Always trying to figure things out with the minimum of bullshit and the maximum of belligerence.

Monday, January 15, 2007

Diversifying the portfolio

Can having a more diverse staff boost a company's bottom line? I'm not quite convinced yet, since there could be any number of correlations that cause the effect, but it's interesting research anyhow. This part grabbed my attention especially:
Something more subtle -- and intriguing -- also seems to happen when people of color join groups that were formerly all white: The entire group starts to think in new ways. Minorities, in other words, not only bring new perspectives to the table but also seem to catalyze new thinking among others.

Tufts University psychologist Sam Sommers recently created mock juries -- either all white or diverse -- with volunteers from the public. He then provided the groups with ambiguous information about a crime involving a sexual assault and a black defendant.

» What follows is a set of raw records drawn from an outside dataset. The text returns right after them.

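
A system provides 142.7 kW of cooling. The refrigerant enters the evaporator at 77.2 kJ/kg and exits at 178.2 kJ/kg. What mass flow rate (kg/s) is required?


dh = 178.2 - 77.2 = 101.0 kJ/kg
m_dot = Q / dh = 142.7 / 101.0 = 1.4129 kg/s

1.4129


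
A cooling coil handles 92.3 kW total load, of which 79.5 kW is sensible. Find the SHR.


SHR = Q_sensible / Q_total
SHR = 79.5 / 92.3
SHR = 0.861

0.861


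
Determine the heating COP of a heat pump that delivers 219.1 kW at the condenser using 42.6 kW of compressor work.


COP_hp = Q_cond / W
COP_hp = 219.1 / 42.6
COP_hp = 5.143

5.143


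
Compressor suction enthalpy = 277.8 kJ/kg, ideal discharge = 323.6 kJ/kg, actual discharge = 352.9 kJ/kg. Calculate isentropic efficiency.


dh_ideal = 323.6 - 277.8 = 45.8 kJ/kg
dh_actual = 352.9 - 277.8 = 75.1 kJ/kg
eta_s = dh_ideal / dh_actual = 45.8 / 75.1
eta_s = 0.6099

0.6099


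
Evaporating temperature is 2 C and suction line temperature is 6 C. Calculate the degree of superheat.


Superheat = T_suction - T_evap
Superheat = 6 - (2)
Superheat = 4 K

4


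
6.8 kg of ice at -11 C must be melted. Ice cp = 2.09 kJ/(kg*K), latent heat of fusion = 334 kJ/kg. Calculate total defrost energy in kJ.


Sensible heat = cp * dT = 2.09 * 11 = 22.99 kJ/kg
Total per kg = 22.99 + 334 = 356.99 kJ/kg
Q = m * total = 6.8 * 356.99
Q = 2427.5 kJ

2427.5


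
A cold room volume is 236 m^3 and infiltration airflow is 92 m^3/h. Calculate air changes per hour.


ACH = flow / volume
ACH = 92 / 236
ACH = 0.39

0.39


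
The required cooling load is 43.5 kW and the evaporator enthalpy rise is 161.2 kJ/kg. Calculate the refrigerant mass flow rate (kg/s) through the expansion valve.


m_dot = Q / dh
m_dot = 43.5 / 161.2
m_dot = 0.2699 kg/s

0.2699


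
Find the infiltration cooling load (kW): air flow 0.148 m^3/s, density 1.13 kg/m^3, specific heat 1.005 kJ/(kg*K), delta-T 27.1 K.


Q = V_dot * rho * cp * dT
Q = 0.148 * 1.13 * 1.005 * 27.1
Q = 4.555 kW

4.555


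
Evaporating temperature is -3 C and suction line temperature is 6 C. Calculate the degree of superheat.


Superheat = T_suction - T_evap
Superheat = 6 - (-3)
Superheat = 9 K

9


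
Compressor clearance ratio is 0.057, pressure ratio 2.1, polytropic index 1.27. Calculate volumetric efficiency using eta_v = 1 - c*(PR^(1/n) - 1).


PR^(1/n) = 2.1^(1/1.27) = 1.79356029
eta_v = 1 - 0.057 * (1.79356029 - 1)
eta_v = 0.9548

0.9548


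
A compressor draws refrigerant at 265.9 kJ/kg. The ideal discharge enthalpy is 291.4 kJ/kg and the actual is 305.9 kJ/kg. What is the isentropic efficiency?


dh_ideal = 291.4 - 265.9 = 25.5 kJ/kg
dh_actual = 305.9 - 265.9 = 40.0 kJ/kg
eta_s = dh_ideal / dh_actual = 25.5 / 40.0
eta_s = 0.6375

0.6375


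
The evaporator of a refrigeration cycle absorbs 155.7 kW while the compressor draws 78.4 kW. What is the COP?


COP = Q_evap / W
COP = 155.7 / 78.4
COP = 1.986

1.986


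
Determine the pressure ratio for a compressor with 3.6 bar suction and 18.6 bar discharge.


PR = P_high / P_low
PR = 18.6 / 3.6
PR = 5.167

5.167


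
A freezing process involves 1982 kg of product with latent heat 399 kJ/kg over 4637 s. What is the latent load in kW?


Q_lat = m * h_fg / t
Q_lat = 1982 * 399 / 4637
Q_lat = 170.55 kW

170.55


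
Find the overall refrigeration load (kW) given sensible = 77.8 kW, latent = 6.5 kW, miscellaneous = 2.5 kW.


Q_total = Q_s + Q_l + Q_misc
Q_total = 77.8 + 6.5 + 2.5
Q_total = 86.8 kW

86.8


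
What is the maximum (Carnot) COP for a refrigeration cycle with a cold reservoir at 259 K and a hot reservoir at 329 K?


dT = 329 - 259 = 70 K
COP_carnot = T_cold / dT = 259 / 70
COP_carnot = 3.7

3.7


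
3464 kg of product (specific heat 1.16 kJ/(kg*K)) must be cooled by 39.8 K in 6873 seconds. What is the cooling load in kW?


Q = m * cp * dT / t
Q = 3464 * 1.16 * 39.8 / 6873
Q = 23.269 kW

23.269


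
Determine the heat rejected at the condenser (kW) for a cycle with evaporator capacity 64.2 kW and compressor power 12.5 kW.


Q_cond = Q_evap + W
Q_cond = 64.2 + 12.5
Q_cond = 76.7 kW

76.7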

Sommers asked his "jurors" to judge whether the defendant was guilty.

About a third of whites in juries that were diverse thought the defendant was guilty, while 50 percent of the jurors in all-white groups reached that conclusion. What was really interesting, however, is that Sommers had people draw their conclusions before the groups had any discussions. The mere presence of people of color in the diverse groups caused whites to think differently about the case.

There's a little more detail in this NPR interview with Shankar Vedantam. It might not be slam-dunk support for why companies should be diverse, but perhaps compelling evidence that our police force and juries should be.

UPDATE: I emailed Shankar Vedantam regarding his piece (in particular questioning whether Herring controled for geographical factors such as southern companies being more likely to be less productive as well as less diverse.) Shankar responded that Herring controlled for much more factors than Shankar was able to get into in his piece, which is fair enough I guess. I still feel like the more compelling experiment of the two was Sommers studies, but that Sommers' studies don't really support Shankar's main point, i.e. more diverse companies are more creative.